Security Economics of the Internet of Things - ComodoHacker
https://www.schneier.com/blog/archives/2016/10/security_econom_1.html
======
philiphodgen
There is another way this problem will be solved. (For certain interpretations
of the word "solved").

Tort law.

Manufacturers negligently sell defective products in the marketplace.
(Reference the litany of weeping by Schneier and others about the sloppy and
amateurish software in the IoT universe).

Harm befalls the customer or a reasonably foreseeable third party (oh,
hypothetically, Dyn? Or anyone who sustains severe economic damage from a DDoS
attack).

Lawsuit against manufacturer, distributor, and retailer ensues. Your favorite
contingency fee tort lawyer at work here. No win? No pay.

Win or settle.

Now distributors and retailers will no longer sell malformed IoT devices
because they have an economic incentive to not do so.

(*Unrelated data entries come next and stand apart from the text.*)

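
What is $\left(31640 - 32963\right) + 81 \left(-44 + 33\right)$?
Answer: $-2214$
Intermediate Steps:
$\left(31640 - 32963\right) + 81 \left(-44 + 33\right) = -1323 + 81 \left(-11\right) = -1323 - 891 = -2214$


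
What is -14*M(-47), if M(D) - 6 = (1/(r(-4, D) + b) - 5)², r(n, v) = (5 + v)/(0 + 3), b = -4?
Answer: -71575/162 ≈ -441.82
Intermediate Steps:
r(n, v) = 5/3 + v/3 (r(n, v) = (5 + v)/3 = (5 + v)*(⅓) = 5/3 + v/3)
M(D) = 6 + (-5 + 1/(-7/3 + D/3))² (M(D) = 6 + (1/((5/3 + D/3) - 4) - 5)² = 6 + (1/(-7/3 + D/3) - 5)² = 6 + (-5 + 1/(-7/3 + D/3))²)
-14*M(-47) = -14*(6 + (-38 + 5*(-47))²/(-7 - 47)²) = -14*(6 + (-38 - 235)²/(-54)²) = -14*(6 + (-273)²*(1/2916)) = -14*(6 + 74529*(1/2916)) = -14*(6 + 8281/324) = -14*10225/324 = -71575/162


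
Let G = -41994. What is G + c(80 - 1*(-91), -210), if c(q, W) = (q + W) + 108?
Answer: -41925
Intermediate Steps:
c(q, W) = 108 + W + q (c(q, W) = (W + q) + 108 = 108 + W + q)
G + c(80 - 1*(-91), -210) = -41994 + (108 - 210 + (80 - 1*(-91))) = -41994 + (108 - 210 + (80 + 91)) = -41994 + (108 - 210 + 171) = -41994 + 69 = -41925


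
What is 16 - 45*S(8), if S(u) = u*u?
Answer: -2864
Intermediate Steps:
S(u) = u**2
16 - 45*S(8) = 16 - 45*8**2 = 16 - 45*64 = 16 - 2880 = -2864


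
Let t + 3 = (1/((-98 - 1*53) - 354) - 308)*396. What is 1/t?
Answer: -505/61595751 ≈ -8.1986e-6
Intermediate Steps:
t = -61595751/505 (t = -3 + (1/((-98 - 1*53) - 354) - 308)*396 = -3 + (1/((-98 - 53) - 354) - 308)*396 = -3 + (1/(-151 - 354) - 308)*396 = -3 + (1/(-505) - 308)*396 = -3 + (-1/505 - 308)*396 = -3 - 155541/505*396 = -3 - 61594236/505 = -61595751/505 ≈ -1.2197e+5)
1/t = 1/(-61595751/505) = -505/61595751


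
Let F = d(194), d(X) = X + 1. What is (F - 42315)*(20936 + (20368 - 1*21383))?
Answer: -839072520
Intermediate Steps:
d(X) = 1 + X
F = 195 (F = 1 + 194 = 195)
(F - 42315)*(20936 + (20368 - 1*21383)) = (195 - 42315)*(20936 + (20368 - 1*21383)) = -42120*(20936 + (20368 - 21383)) = -42120*(20936 - 1015) = -42120*19921 = -839072520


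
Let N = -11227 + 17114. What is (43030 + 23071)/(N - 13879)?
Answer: -66101/7992 ≈ -8.2709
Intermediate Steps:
N = 5887
(43030 + 23071)/(N - 13879) = (43030 + 23071)/(5887 - 13879) = 66101/(-7992) = 66101*(-1/7992) = -66101/7992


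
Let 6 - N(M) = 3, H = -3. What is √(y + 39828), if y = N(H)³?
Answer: √39855 ≈ 199.64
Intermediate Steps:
N(M) = 3 (N(M) = 6 - 1*3 = 6 - 3 = 3)
y = 27 (y = 3³ = 27)
√(y + 39828) = √(27 + 39828) = √39855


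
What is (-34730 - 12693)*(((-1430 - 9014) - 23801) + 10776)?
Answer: 1112970387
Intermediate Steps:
(-34730 - 12693)*(((-1430 - 9014) - 23801) + 10776) = -47423*((-10444 - 23801) + 10776) = -47423*(-34245 + 10776) = -47423*(-23469) = 1112970387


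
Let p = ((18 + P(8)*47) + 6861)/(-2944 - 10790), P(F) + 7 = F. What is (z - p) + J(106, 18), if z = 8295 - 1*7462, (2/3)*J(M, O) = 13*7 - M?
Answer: 11138333/13734 ≈ 811.00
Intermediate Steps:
P(F) = -7 + F
J(M, O) = 273/2 - 3*M/2 (J(M, O) = 3*(13*7 - M)/2 = 3*(91 - M)/2 = 273/2 - 3*M/2)
z = 833 (z = 8295 - 7462 = 833)
p = -3463/6867 (p = ((18 + (-7 + 8)*47) + 6861)/(-2944 - 10790) = ((18 + 1*47) + 6861)/(-13734) = ((18 + 47) + 6861)*(-1/13734) = (65 + 6861)*(-1/13734) = 6926*(-1/13734) = -3463/6867 ≈ -0.50430)
(z - p) + J(106, 18) = (833 - 1*(-3463/6867)) + (273/2 - 3/2*106) = (833 + 3463/6867) + (273/2 - 159) = 5723674/6867 - 45/2 = 11138333/13734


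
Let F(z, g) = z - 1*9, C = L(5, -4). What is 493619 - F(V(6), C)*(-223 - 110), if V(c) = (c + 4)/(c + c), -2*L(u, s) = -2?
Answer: 981799/2 ≈ 4.9090e+5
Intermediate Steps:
L(u, s) = 1 (L(u, s) = -½*(-2) = 1)
V(c) = (4 + c)/(2*c) (V(c) = (4 + c)/((2*c)) = (4 + c)*(1/(2*c)) = (4 + c)/(2*c))
C = 1
F(z, g) = -9 + z (F(z, g) = z - 9 = -9 + z)
493619 - F(V(6), C)*(-223 - 110) = 493619 - (-9 + (½)*(4 + 6)/6)*(-223 - 110) = 493619 - (-9 + (½)*(⅙)*10)*(-333) = 493619 - (-9 + ⅚)*(-333) = 493619 - (-49)*(-333)/6 = 493619 - 1*5439/2 = 493619 - 5439/2 = 981799/2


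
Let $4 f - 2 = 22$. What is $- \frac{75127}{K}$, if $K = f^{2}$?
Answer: $- \frac{75127}{36} \approx -2086.9$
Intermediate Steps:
$f = 6$ ($f = \frac{1}{2} + \frac{1}{4} \cdot 22 = \frac{1}{2} + \frac{11}{2} = 6$)
$K = 36$ ($K = 6^{2} = 36$)
$- \frac{75127}{K} = - \frac{75127}{36}$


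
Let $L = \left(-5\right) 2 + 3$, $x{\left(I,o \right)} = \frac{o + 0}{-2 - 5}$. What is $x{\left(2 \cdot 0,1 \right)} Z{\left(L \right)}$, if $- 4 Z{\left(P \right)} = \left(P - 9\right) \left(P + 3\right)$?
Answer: $\frac{16}{7} \approx 2.2857$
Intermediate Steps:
$x{\left(I,o \right)} = - \frac{o}{7}$ ($x{\left(I,o \right)} = \frac{o}{-7} = o \left(- \frac{1}{7}\right) = - \frac{o}{7}$)
$L = -7$ ($L = -10 + 3 = -7$)
$Z{\left(P \right)} = - \frac{\left(-9 + P\right) \left(3 + P\right)}{4}$ ($Z{\left(P \right)} = - \frac{\left(P - 9\right) \left(P + 3\right)}{4} = - \frac{\left(-9 + P\right) \left(3 + P\right)}{4}$)
$x{\left(2 \cdot 0,1 \right)} Z{\left(L \right)} = \left(- \frac{1}{7}\right) 1 \left(\frac{27}{4} - \frac{\left(-7\right)^{2}}{4} + \frac{3}{2} \left(-7\right)\right) = - \frac{\frac{27}{4} - \frac{49}{4} - \frac{21}{2}}{7} = \left(- \frac{1}{7}\right) \left(-16\right) = \frac{16}{7}$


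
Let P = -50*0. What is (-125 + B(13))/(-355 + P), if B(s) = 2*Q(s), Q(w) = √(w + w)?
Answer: 25/71 - 2*√26/355 ≈ 0.32339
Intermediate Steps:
Q(w) = √2*√w (Q(w) = √(2*w) = √2*√w)
B(s) = 2*√2*√s (B(s) = 2*(√2*√s) = 2*√2*√s)
P = 0
(-125 + B(13))/(-355 + P) = (-125 + 2*√2*√13)/(-355 + 0) = (-125 + 2*√26)/(-355) = (-125 + 2*√26)*(-1/355) = 25/71 - 2*√26/355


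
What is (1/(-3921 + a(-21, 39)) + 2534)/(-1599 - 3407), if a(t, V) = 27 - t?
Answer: -9814181/19388238 ≈ -0.50619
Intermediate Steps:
(1/(-3921 + a(-21, 39)) + 2534)/(-1599 - 3407) = (1/(-3921 + (27 - 1*(-21))) + 2534)/(-1599 - 3407) = (1/(-3921 + (27 + 21)) + 2534)/(-5006) = (1/(-3921 + 48) + 2534)*(-1/5006) = (1/(-3873) + 2534)*(-1/5006) = (-1/3873 + 2534)*(-1/5006) = (9814181/3873)*(-1/5006) = -9814181/19388238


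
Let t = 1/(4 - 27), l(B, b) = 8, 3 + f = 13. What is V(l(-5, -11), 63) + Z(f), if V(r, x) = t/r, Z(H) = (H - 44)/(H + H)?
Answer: -1569/920 ≈ -1.7054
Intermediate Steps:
f = 10 (f = -3 + 13 = 10)
Z(H) = (-44 + H)/(2*H) (Z(H) = (-44 + H)/((2*H)) = (-44 + H)*(1/(2*H)) = (-44 + H)/(2*H))
t = -1/23 (t = 1/(-23) = -1/23 ≈ -0.043478)
V(r, x) = -1/(23*r)
V(l(-5, -11), 63) + Z(f) = -1/23/8 + (½)*(-44 + 10)/10 = -1/23*⅛ + (½)*(⅒)*(-34) = -1/184 - 17/10 = -1569/920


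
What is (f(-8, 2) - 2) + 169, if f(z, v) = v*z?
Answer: 151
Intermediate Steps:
(f(-8, 2) - 2) + 169 = (2*(-8) - 2) + 169 = (-16 - 2) + 169 = -18 + 169 = 151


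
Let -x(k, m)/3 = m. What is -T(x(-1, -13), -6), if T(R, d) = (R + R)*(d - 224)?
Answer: 17940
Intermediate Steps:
x(k, m) = -3*m
T(R, d) = 2*R*(-224 + d) (T(R, d) = (2*R)*(-224 + d) = 2*R*(-224 + d))
-T(x(-1, -13), -6) = -2*(-3*(-13))*(-224 - 6) = -2*39*(-230) = -1*(-17940) = 17940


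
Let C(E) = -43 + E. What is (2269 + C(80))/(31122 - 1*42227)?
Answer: -2306/11105 ≈ -0.20765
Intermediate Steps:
(2269 + C(80))/(31122 - 1*42227) = (2269 + (-43 + 80))/(31122 - 1*42227) = (2269 + 37)/(31122 - 42227) = 2306/(-11105) = 2306*(-1/11105) = -2306/11105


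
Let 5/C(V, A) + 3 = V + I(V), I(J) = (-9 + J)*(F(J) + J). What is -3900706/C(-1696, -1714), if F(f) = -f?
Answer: 6627299494/5 ≈ 1.3255e+9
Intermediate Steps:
I(J) = 0 (I(J) = (-9 + J)*(-J + J) = (-9 + J)*0 = 0)
C(V, A) = 5/(-3 + V) (C(V, A) = 5/(-3 + (V + 0)) = 5/(-3 + V))
-3900706/C(-1696, -1714) = -3900706/(5/(-3 - 1696)) = -3900706/(5/(-1699)) = -3900706/(5*(-1/1699)) = -3900706/(-5/1699) = -3900706*(-1699/5) = 6627299494/5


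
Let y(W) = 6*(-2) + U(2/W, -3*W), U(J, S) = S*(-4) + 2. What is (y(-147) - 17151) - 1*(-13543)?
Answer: -5382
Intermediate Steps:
U(J, S) = 2 - 4*S (U(J, S) = -4*S + 2 = 2 - 4*S)
y(W) = -10 + 12*W (y(W) = 6*(-2) + (2 - (-12)*W) = -12 + (2 + 12*W) = -10 + 12*W)
(y(-147) - 17151) - 1*(-13543) = ((-10 + 12*(-147)) - 17151) - 1*(-13543) = ((-10 - 1764) - 17151) + 13543 = (-1774 - 17151) + 13543 = -18925 + 13543 = -5382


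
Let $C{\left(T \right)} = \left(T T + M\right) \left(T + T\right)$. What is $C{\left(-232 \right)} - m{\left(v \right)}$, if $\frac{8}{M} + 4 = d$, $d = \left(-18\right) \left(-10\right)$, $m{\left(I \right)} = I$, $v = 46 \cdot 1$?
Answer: $- \frac{274718434}{11} \approx -2.4974 \cdot 10^{7}$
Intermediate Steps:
$v = 46$
$d = 180$
$M = \frac{1}{22}$ ($M = \frac{8}{-4 + 180} = \frac{8}{176} = 8 \cdot \frac{1}{176} = \frac{1}{22} \approx 0.045455$)
$C{\left(T \right)} = 2 T \left(\frac{1}{22} + T^{2}\right)$ ($C{\left(T \right)} = \left(T T + \frac{1}{22}\right) \left(T + T\right) = \left(T^{2} + \frac{1}{22}\right) 2 T = \left(\frac{1}{22} + T^{2}\right) 2 T = 2 T \left(\frac{1}{22} + T^{2}\right)$)
$C{\left(-232 \right)} - m{\left(v \right)} = \left(2 \left(-232\right)^{3} + \frac{1}{11} \left(-232\right)\right) - 46 = \left(2 \left(-12487168\right) - \frac{232}{11}\right) - 46 = \left(-24974336 - \frac{232}{11}\right) - 46 = - \frac{274717928}{11} - 46 = - \frac{274718434}{11}$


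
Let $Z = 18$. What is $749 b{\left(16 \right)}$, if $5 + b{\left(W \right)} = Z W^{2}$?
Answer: $3447647$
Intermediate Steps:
$b{\left(W \right)} = -5 + 18 W^{2}$
$749 b{\left(16 \right)} = 749 \left(-5 + 18 \cdot 16^{2}\right) = 749 \left(-5 + 18 \cdot 256\right) = 749 \left(-5 + 4608\right) = 749 \cdot 4603 = 3447647$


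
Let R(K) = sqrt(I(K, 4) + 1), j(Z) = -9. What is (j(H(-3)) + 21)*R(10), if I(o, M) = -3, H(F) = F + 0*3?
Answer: 12*I*sqrt(2) ≈ 16.971*I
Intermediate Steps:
H(F) = F (H(F) = F + 0 = F)
R(K) = I*sqrt(2) (R(K) = sqrt(-3 + 1) = sqrt(-2) = I*sqrt(2))
(j(H(-3)) + 21)*R(10) = (-9 + 21)*(I*sqrt(2)) = 12*(I*sqrt(2)) = 12*I*sqrt(2)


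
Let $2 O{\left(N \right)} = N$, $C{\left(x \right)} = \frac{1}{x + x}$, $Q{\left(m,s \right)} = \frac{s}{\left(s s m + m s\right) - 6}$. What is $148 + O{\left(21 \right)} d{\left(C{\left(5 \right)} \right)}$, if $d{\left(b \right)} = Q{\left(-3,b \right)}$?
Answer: $\frac{31193}{211} \approx 147.83$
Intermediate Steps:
$Q{\left(m,s \right)} = \frac{s}{-6 + m s + m s^{2}}$ ($Q{\left(m,s \right)} = \frac{s}{\left(s^{2} m + m s\right) - 6} = \frac{s}{\left(m s^{2} + m s\right) - 6} = \frac{s}{\left(m s + m s^{2}\right) - 6} = \frac{s}{-6 + m s + m s^{2}}$)
$C{\left(x \right)} = \frac{1}{2 x}$
$O{\left(N \right)} = \frac{N}{2}$
$d{\left(b \right)} = \frac{b}{-6 - 3 b - 3 b^{2}}$
$148 + O{\left(21 \right)} d{\left(C{\left(5 \right)} \right)} = 148 + \frac{1}{2} \cdot 21 \left(- \frac{\frac{1}{2} \cdot \frac{1}{5}}{6 + 3 \frac{1}{2 \cdot 5} + 3 \left(\frac{1}{2 \cdot 5}\right)^{2}}\right) = 148 + \frac{21 \left(- \frac{\frac{1}{2} \cdot \frac{1}{5}}{6 + 3 \cdot \frac{1}{2} \cdot \frac{1}{5} + 3 \left(\frac{1}{2} \cdot \frac{1}{5}\right)^{2}}\right)}{2} = 148 + \frac{21 \left(\left(-1\right) \frac{1}{10} \frac{1}{6 + 3 \cdot \frac{1}{10} + \frac{3}{100}}\right)}{2} = 148 + \frac{21 \left(\left(-1\right) \frac{1}{10} \frac{1}{6 + \frac{3}{10} + 3 \cdot \frac{1}{100}}\right)}{2} = 148 + \frac{21 \left(\left(-1\right) \frac{1}{10} \frac{1}{6 + \frac{3}{10} + \frac{3}{100}}\right)}{2} = 148 + \frac{21 \left(\left(-1\right) \frac{1}{10} \frac{1}{\frac{633}{100}}\right)}{2} = 148 + \frac{21 \left(\left(-1\right) \frac{1}{10} \cdot \frac{100}{633}\right)}{2} = 148 + \frac{21}{2} \left(- \frac{10}{633}\right) = 148 - \frac{35}{211} = \frac{31193}{211}$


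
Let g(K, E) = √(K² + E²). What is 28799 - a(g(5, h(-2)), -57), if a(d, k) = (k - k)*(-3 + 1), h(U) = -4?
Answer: 28799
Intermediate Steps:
g(K, E) = √(E² + K²)
a(d, k) = 0 (a(d, k) = 0*(-2) = 0)
28799 - a(g(5, h(-2)), -57) = 28799 - 1*0 = 28799 + 0 = 28799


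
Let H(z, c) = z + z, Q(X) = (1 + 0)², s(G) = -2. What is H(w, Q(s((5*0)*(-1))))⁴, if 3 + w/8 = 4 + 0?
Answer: 65536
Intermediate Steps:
Q(X) = 1 (Q(X) = 1² = 1)
w = 8 (w = -24 + 8*(4 + 0) = -24 + 8*4 = -24 + 32 = 8)
H(z, c) = 2*z
H(w, Q(s((5*0)*(-1))))⁴ = (2*8)⁴ = 16⁴ = 65536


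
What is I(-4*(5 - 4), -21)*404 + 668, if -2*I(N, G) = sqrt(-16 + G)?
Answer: 668 - 202*I*sqrt(37) ≈ 668.0 - 1228.7*I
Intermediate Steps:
I(N, G) = -sqrt(-16 + G)/2
I(-4*(5 - 4), -21)*404 + 668 = -sqrt(-16 - 21)/2*404 + 668 = -I*sqrt(37)/2*404 + 668 = -202*I*sqrt(37) + 668 = 668 - 202*I*sqrt(37)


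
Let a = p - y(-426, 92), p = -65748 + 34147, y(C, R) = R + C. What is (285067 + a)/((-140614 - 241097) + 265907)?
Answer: -63450/28951 ≈ -2.1916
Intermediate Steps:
y(C, R) = C + R
p = -31601
a = -31267 (a = -31601 - (-426 + 92) = -31601 - 1*(-334) = -31601 + 334 = -31267)
(285067 + a)/((-140614 - 241097) + 265907) = (285067 - 31267)/((-140614 - 241097) + 265907) = 253800/(-381711 + 265907) = 253800/(-115804) = 253800*(-1/115804) = -63450/28951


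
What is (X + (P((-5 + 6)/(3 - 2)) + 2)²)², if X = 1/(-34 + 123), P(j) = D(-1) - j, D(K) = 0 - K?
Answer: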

Or their insurance carriers will raise insurance premiums to cover the risk.
Another economic incentive to not sell crappy products that will participate
willingly in a DDoS attack.

In short, Schneier misses the economic incentives and the marketplace at work.
He misses it because law is not his domain of expertise. Time will bring a
lawsuit or two and he will become aware of this.

And we have avoided a Federal Department of Things (Internet) being inflicted
upon us. That, I submit, is a boon of immense value.